Дел крутых давно не подворачивалось, и Татарин начал скучать. Еще года два назад, когда он только прибился к Хамсаю, разве такая жизнь была? Людей вывозили за город, подвешивали на суку и жгли пятки. Закапывали по горло в землю – это почему-то действовало лучше всего. Воевали сперва с «централами», пока не скорешились с ними, потом с кавказцами, пока все не утряслось. Несколько раз его задерживала милиция. Но братва не оставляла в беде – быстро вызволяли, выкупали. В городе ведь все продается и покупается.
Уже год продолжалось затишье. Сферы влияния распределили. Кого надо – замочили. Теперь знай только бабки собирай да еще иногда долги выбивай. Скукотень!
Татарин втайне от Хамсая совершил в это время несколько набегов на городских бизнесменов. Работал с двумя корешами, голью перекатной. Для них каждый бакс – сумма. А он делал это не столько ради бабок, сколько для удовольствия.
Три месяца назад он потешился мокрухой. Одна его подружка обратилась за помощью. Сошлась с каким-то парнем. А когда собралась его бросать, тот потребовал с нее возместить все деньги, которые на нее потратил за год, – что-то около пяти тысяч долларов. Татарин с теми двумя корешами ему и возместил все. Убивать сначала не хотели. Вывезли за город. Отметелили. Татарин погорячился. Не сдержался. Будто шлюз какой-то в мозгах открылся, когда этот малахольный ползал перед ним на коленях. И Татарин не смог остановиться. Перевел дух только тогда, когда кореша пытались оттащить его от уже мертвого тела.
Та терапия пошла ему на пользу. После нее он воспрянул духом. И вот с черными конфликт. Это хорошо. Будет работа. Будут деньги. Начнутся стоны и мольбы о пощаде на радость палачу. Хотя, поговаривают, Хамсай решил с азерами на мировую идти. Козел этот Хамсай. Слабак. Эх, если бы его да по горло в землицу… Татарин сладостно прижмурился, улыбнулся, побарабанил пальцами по рулевому колесу.

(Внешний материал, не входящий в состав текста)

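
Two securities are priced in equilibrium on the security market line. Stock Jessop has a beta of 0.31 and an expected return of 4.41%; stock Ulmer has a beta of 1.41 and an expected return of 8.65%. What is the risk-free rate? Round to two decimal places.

Both satisfy E(R) = R_f + β·MRP, so the slope of the SML is
MRP = (8.65% − 4.41%) / (1.41 − 0.31) = 4.24% / 1.10 = 3.8545%
R_f = E(R_Jessop) − β_Jessop·MRP = 4.41% − 0.31 × 3.8545% = 3.2151%

3.22%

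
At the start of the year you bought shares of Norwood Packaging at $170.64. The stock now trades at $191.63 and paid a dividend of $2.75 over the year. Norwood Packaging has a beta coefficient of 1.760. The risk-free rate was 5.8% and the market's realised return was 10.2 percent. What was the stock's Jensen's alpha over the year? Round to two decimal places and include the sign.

+0.37%

Realised HPR = (P1 + D1 − P0) / P0 = (191.63 + 2.75 − 170.64) / 170.64 = 23.74 / 170.64 = 13.9123%
MRP = 10.2% − 5.8% = 4.40%
CAPM required = R_f + β·MRP = 5.8% + 1.760 × 4.4% = 13.5440%
α = realised − required = 13.9123% − 13.5440% = +0.37%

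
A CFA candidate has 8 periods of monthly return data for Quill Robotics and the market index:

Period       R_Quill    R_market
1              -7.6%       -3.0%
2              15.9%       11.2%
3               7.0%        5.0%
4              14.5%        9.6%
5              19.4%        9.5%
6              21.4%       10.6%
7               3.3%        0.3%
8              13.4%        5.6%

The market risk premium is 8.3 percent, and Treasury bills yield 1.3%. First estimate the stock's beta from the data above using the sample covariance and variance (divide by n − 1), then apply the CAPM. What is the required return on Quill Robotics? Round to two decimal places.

Mean R_i = (-7.6 + 15.9 + 7.0 + 14.5 + 19.4 + 21.4 + 3.3 + 13.4) / 8 = 10.9125%
Mean R_m = (-3.0 + 11.2 + 5.0 + 9.6 + 9.5 + 10.6 + 0.3 + 5.6) / 8 = 6.1000%
Σ(R_i − R̄_i)(R_m − R̄_m) = 329.7200  ⇒  Cov = 329.7200 / 7 = 47.1029
Σ(R_m − R̄_m)² = 187.9800  ⇒  Var(R_m) = 187.9800 / 7 = 26.8543
β = Cov / Var(R_m) = 47.1029 / 26.8543 = 1.7540
E(R) = R_f + β × MRP = 1.3% + 1.7540 × 8.3% = 15.86%

15.86%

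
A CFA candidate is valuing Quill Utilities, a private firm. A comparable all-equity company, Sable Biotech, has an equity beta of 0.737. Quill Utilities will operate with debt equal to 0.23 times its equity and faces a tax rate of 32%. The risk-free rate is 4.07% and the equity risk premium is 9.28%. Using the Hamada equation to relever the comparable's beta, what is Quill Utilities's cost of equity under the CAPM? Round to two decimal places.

β_L = β_U × [1 + (1 − t)(D/E)] = 0.737 × [1 + (1 − 0.32) × 0.23]
    = 0.737 × [1 + 0.68 × 0.23] = 0.737 × 1.1564 = 0.8523
E(R) = R_f + β_L × MRP = 4.07% + 0.8523 × 9.28% = 11.98%

11.98%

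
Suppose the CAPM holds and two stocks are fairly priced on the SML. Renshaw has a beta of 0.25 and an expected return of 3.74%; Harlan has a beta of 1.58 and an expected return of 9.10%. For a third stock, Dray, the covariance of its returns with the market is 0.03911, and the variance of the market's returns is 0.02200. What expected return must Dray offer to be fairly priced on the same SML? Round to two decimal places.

MRP = (9.10% − 3.74%) / (1.58 − 0.25) = 4.0301%
R_f = 3.74% − 0.25 × 4.0301% = 2.7325%
β_Dray = Cov / Var(R_m) = 0.03911 / 0.02200 = 1.7777
E(R_Dray) = R_f + β × MRP = 2.7325% + 1.7777 × 4.0301% = 9.90%

9.90%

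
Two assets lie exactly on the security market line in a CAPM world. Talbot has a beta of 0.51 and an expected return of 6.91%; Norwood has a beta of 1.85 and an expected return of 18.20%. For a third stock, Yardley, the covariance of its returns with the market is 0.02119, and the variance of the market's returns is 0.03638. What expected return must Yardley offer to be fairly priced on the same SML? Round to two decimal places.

MRP = (18.20% − 6.91%) / (1.85 − 0.51) = 8.4254%
R_f = 6.91% − 0.51 × 8.4254% = 2.6130%
β_Yardley = Cov / Var(R_m) = 0.02119 / 0.03638 = 0.5825
E(R_Yardley) = R_f + β × MRP = 2.6130% + 0.5825 × 8.4254% = 7.52%

7.52%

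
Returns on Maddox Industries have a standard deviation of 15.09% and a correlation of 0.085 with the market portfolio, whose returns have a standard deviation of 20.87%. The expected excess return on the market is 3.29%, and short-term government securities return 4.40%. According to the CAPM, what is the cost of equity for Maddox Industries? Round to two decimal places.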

Он вдавил газ. «БМВ» вылетел на встречную полосу, обогнул медленно плетущийся, как слон на водопой, рейсовый автобус и устремился вперед. Правила дорожного движения он не уважал.
Перед поворотом с Пригородной на Чистый переулок часть пустынной дороги оказалась обнесенной оранжевыми колпачками. И надо же, в самом узком месте застыл заглохший «Москвич» – ни объехать, ни сдвинуть.
– Ты, урод, убери машину, – приоткрыв окошко, прокричал Татарин.
– Понимаешь, заглохла, – сказал водитель-очкарик, подходя к Татарину.
Сзади «БМВ» остановился «жигуль».
– Э, проезжать будем? – сказал его хозяин.
– Щас, – крикнул Татарин. – Убирай тачку, змея очковая. Или напросишься по полной.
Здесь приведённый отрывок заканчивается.